UNITED STATES

SECURITIES AND EXCHANGE COMMISSION

Washington, D.C. 20549

 

FORM 8-K

 

CURRENT REPORT

 

Pursuant to Section 13 or 15(d) of

the Securities Exchange Act of 1934

 

Date of Report (Date of earliest event reported): October 1, 2012

 

COMMAND SECURITY CORPORATION

(Exact name of registrant as specified in its charter) 

 

New York

(State or other jurisdiction

of incorporation)

001-33525

(Commission

File Number)

 

14-1626307

(I.R.S. Employer

Identification No.)

 

 

1133 Route 55, Suite D

Lagrangeville, New York

(Address of principal executive offices)

 

12540

(Zip Code)

 

 

(845) 454-3703

(Registrant’s telephone number, including area code)

 

 

N/A

(Former name or former address, if changed since last report)

           

Check the appropriate box below if the Form 8-K filing is intended to simultaneously satisfy the filing obligation of the registrant under any of the following provisions:

 

o Written communications pursuant to Rule 425 under the Securities Act (17 CFR 230.425)

 

o Soliciting material pursuant to Rule 14a-12 under the Exchange Act (17 CFR 240.14a-12)

 

o Pre-commencement communications pursuant to Rule 14d-2(b) under the Exchange Act (17 CFR 240.14d-2(b))

 

o Pre-commencement communications pursuant to Rule 13e-4(c) under the Exchange Act (17 CFR 240.13e-4(c))

 
 

 

Item 5.02 Departure of Directors or Certain Officers; Election of Directors; Appointment of Certain Officers; Compensatory Arrangements of Certain Officers.

 

(b) Departure of Certain Officers.

 

On October 3, 2012, Command Security Corporation (the “Company”) announced the resignation of Martin C. Blake, Jr. as Director and Chief Operating Officer, effective October 1, 2012. Mr.

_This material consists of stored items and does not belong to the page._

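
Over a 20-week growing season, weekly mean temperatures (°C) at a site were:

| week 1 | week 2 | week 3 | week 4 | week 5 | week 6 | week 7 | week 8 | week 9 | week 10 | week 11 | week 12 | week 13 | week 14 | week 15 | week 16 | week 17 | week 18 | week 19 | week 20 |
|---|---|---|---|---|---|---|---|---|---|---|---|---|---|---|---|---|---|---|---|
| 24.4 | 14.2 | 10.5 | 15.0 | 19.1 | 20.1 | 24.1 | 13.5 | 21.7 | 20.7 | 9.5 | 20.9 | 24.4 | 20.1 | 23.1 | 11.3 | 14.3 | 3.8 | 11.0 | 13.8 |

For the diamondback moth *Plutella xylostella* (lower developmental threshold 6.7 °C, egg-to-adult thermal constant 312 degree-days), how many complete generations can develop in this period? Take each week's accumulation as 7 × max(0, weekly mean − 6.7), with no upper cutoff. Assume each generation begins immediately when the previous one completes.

4 generations

Weekly DD (7 × max(0, T̄ − 6.7)): 123.9, 52.5, 26.6, 58.1, 86.8, 93.8, 121.8, 47.6, 105.0, 98.0, 19.6, 99.4, 123.9, 93.8, 114.8, 32.2, 53.2, 0.0, 30.1, 49.7.
Season total = 1430.8 DD.
Complete generations = ⌊1430.8 / 312⌋ = 4.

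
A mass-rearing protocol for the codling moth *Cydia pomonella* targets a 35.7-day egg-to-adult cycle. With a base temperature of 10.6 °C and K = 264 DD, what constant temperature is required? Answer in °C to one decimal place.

18.0 °C

Required daily accumulation = 264 / 35.7 = 7.395 DD/day.
T = T_base + 7.395 = 10.6 + 7.395 = 17.995 ≈ 18.0 °C.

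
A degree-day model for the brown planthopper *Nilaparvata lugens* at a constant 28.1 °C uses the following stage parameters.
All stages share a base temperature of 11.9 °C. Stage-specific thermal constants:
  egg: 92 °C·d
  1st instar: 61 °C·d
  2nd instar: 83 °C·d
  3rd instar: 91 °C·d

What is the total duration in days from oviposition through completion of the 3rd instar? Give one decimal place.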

Blake will receive severance benefits in accordance with his existing employment agreement previously filed as an exhibit to the Company’s Quarterly Report on Form 10-Q for the quarter ended June 30, 2008.

 

(c) Appointment of Certain Officers.

 

On October 3, 2012, the Company announced the appointment of Scott Landry as the Company’s Vice President for Operations. Mr. Landry’s appointment will become effective immediately on his employment start date of October 15, 2012. Prior to joining the Company, Mr. Landry, age 47, served as Executive Strategy Advisor for FedEx Services Inc. in Memphis, Tennessee from December 2011 until September 2012. In addition, from January 2009 until December 2011, he served as Managing Director for Highland Growth Partners, LLC, an independent management consulting firm. Previously, Mr. Landry served as Senior Vice President for operations and business development for Brink’s Inc., an international security and cash services company from May 2005 until December 2008. Mr. Landry has also served as a business strategy consultant with Booz Allen Hamilton Inc. and L.E.K Consulting Group LLC. Mr. Landry is a combat veteran, a graduate of the U.S. Military Academy and received his MBA from Harvard University.

 

Pursuant to the terms of an employment offer letter dated October 1, 2012 (the “Landry Employment Agreement”), Mr. Landry’s initial annual base salary will be $175,000. Mr. Landry is also eligible to receive an annual bonus of up to 30% of his annual base salary, payable at the discretion of the Company’s Board of Directors (the “Annual Bonus”). Additionally, if and when it becomes available, Mr. Landry will be granted stock options with a target of 25% of his annual base salary, to be determined by the Board of Directors. Upon termination, Mr. Landry is eligible to receive a severance payment of twelve (12) months pay.

 

The foregoing description of the Landry Employment Agreement is a summary of the material terms of the Landry Employment Agreement and is qualified in its entirety by reference to the Landry Employment Agreement filed as Exhibit 10.1 to this Current Report on Form 8-K and incorporated by reference herein.

 
 

 

 

Item 9.01 Financial Statements and Exhibits.

 

(d) Exhibits.

 

  Exhibit No.   Description
  10.1   Landry Employment Offer Letter dated October 1, 2012
  99.1   Press Release dated October 3, 2012.

 

 

 
 

 

SIGNATURES

 

Pursuant to the requirements of the Securities Exchange Act of 1934, the registrant has duly caused this report to be signed on its behalf by the undersigned hereunto duly authorized.

 

  COMMAND SECURITY CORPORATION
     
     
Dated: October 4, 2012 By:   /s/ Barry Regenstein
  Name: Barry Regenstein
  Title: President and Chief Financial Officer
           

 
 

 

Exhibit Index

 

Exhibit No.   Description
10.1   Landry Employment Offer Letter dated October 1, 2012
99.1   Press Release dated October 3, 2012.